- - Wednesday, December 21, 2022

America’s innovation infrastructure depends on the protection of intellectual property — the patents, trademarks, copyrights and other mechanisms that secure for inventors and creators the fruit of their hard work.

The IP system is a bit like the plumbing: It’s critical, but when it’s working routinely, you have little reason to think about it. When things go wrong, however, you really have to pay attention.

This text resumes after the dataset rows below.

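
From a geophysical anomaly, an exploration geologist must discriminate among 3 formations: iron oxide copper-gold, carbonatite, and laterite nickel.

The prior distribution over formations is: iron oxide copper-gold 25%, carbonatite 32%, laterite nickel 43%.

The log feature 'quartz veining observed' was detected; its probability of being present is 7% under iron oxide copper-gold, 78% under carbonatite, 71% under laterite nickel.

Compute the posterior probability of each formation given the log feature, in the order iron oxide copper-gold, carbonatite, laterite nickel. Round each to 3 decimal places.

By Bayes' rule, the unnormalized weight for each hypothesis is prior × likelihood:
  iron oxide copper-gold: 0.25 × 0.07 = 0.0175
  carbonatite: 0.32 × 0.78 = 0.2496
  laterite nickel: 0.43 × 0.71 = 0.3053
Marginal likelihood of the evidence = 0.5724.
P(iron oxide copper-gold | evidence) = 0.0175 / 0.5724 ≈ 0.031
P(carbonatite | evidence) = 0.2496 / 0.5724 ≈ 0.436
P(laterite nickel | evidence) = 0.3053 / 0.5724 ≈ 0.533

0.031, 0.436, 0.533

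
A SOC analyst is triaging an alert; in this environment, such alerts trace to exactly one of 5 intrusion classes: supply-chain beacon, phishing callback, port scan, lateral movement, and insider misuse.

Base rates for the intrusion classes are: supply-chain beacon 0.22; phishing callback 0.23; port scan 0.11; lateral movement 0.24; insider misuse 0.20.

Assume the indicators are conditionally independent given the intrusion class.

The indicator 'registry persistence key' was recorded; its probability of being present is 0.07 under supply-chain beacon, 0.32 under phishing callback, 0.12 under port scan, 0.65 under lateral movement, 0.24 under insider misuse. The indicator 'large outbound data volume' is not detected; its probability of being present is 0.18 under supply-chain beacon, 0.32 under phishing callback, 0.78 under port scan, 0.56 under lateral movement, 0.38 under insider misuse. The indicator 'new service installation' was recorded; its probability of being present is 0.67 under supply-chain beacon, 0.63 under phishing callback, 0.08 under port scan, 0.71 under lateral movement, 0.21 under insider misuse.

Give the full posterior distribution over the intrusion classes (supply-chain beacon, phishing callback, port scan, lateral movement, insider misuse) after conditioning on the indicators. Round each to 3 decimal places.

By Bayes' rule with conditional independence, the unnormalized weight for each hypothesis is prior × ∏ likelihoods (using 1 − P(present | H) for each absent indicator):
  supply-chain beacon: 0.22 × 0.07 × (1 − 0.18) × 0.67 = 0.0084608
  phishing callback: 0.23 × 0.32 × (1 − 0.32) × 0.63 = 0.03153
  port scan: 0.11 × 0.12 × (1 − 0.78) × 0.08 = 0.00023232
  lateral movement: 0.24 × 0.65 × (1 − 0.56) × 0.71 = 0.048734
  insider misuse: 0.20 × 0.24 × (1 − 0.38) × 0.21 = 0.0062496
Normalizing constant Z = 0.0084608 + 0.03153 + 0.00023232 + 0.048734 + 0.0062496 = 0.095207.
P(supply-chain beacon | evidence) = 0.0084608 / 0.095207 ≈ 0.089
P(phishing callback | evidence) = 0.03153 / 0.095207 ≈ 0.331
P(port scan | evidence) = 0.00023232 / 0.095207 ≈ 0.002
P(lateral movement | evidence) = 0.048734 / 0.095207 ≈ 0.512
P(insider misuse | evidence) = 0.0062496 / 0.095207 ≈ 0.066

0.089, 0.331, 0.002, 0.512, 0.066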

Right now, something is starting to go very, very wrong. The Biden administration needs to fix the IP plumbing before the economic damage becomes irreversible.



Patented innovations and copyrighted works such as songs and movies require hard work. Some inventions and novels are decades in the making. Sometimes they are mostly a matter of sweat equity, with many failures along the way. Sometimes they are a product of massive investment from venture capitalists. All these new creations would be rendered instantly worthless if cherry-picking imitators could help themselves and sell the result with impunity.

Patents have played a key role in bringing forth discoveries from the incandescent light bulb to air conditioning, solar panels, and 3D printers. Recent patents and those still in the works hint at new solutions to climate change, including via alternative energy sources.

But there’s a problem emerging. Within Congress, activist groups, tech platforms — even the Biden administration itself — various nodes have emerged in which special pleading for exceptions could undermine IP protection as a whole. The administration needs to follow in the bipartisan tradition of its predecessors over decades and focus on the big picture to prevent the ruin of the innovation pipeline via a thousand small leaks. 

For example, the World Trade Organization is considering a proposal to extend a waiver of IP protections for COVID-19 vaccines to include diagnostics and therapeutics. The Biden administration recently announced it would delay rendering a decision on the proposal — which would require American approval to move forward — until the administration finishes studying the implications.

This investigation will throw a slew of patents into a state of uncertainty, all so the Biden administration can conclude what we already know: Waiving IP protections for COVID-19 diagnostics and therapeutics won’t increase access to these products.

If the Biden administration cared about fostering the creation of new technologies, they would outrightly oppose the proposed waiver expansion.

Meanwhile, in a misguided attempt to lower drug prices at home, activists and some members of Congress are encouraging Biden administration officials to nullify patents held by nonprofit research institutions and universities if those patents underpin brand-name drugs. They say an obscure provision of the Bayh-Dole Act — the 1980 law that enabled universities to patent and license their inventions — gives the government such authority.

Hogwash. The Bayh-Dole Act of 1980 does no such thing. What the act did do, though, was turn America’s universities into incredible technology generators. Misusing the law would terrify those investors who endeavor to commercialize the groundbreaking research that takes place in our university labs.

On yet another IP front, a bill under consideration in Congress would give the Patent Trial and Appeal Board, an administrative panel within the U.S. Patent and Trademark Office, expansive powers to invalidate patents. The result would be a regulatory process that would make mom-and-pop inventors vulnerable to the legal gamesmanship of tech giants.

Or recall the scandals involving Napster, the music file-sharing platform, and Google Books, which aimed to digitize all books ever written. Napster was found liable for massive copyright infringement. The Google Books project downsized its ambitions in response to numerous infringement accusations.

Yet the impulse to chip away at protections for creators continues. Activists are pressing for a broadened definition of “fair use” of copyrighted material to accommodate the interests of giant digital media platforms. The losers here would be the creators of images and music that content producers want to include for free to enhance the appeal and value of their offerings.

Strong IP protection is what keeps the American pipeline of creativity and invention flowing. Compromising that system might yield short-term political gains for special pleaders — but only at the cost of tomorrow’s innovation.

• Frank Cullen is executive director of the Council for Innovation Promotion.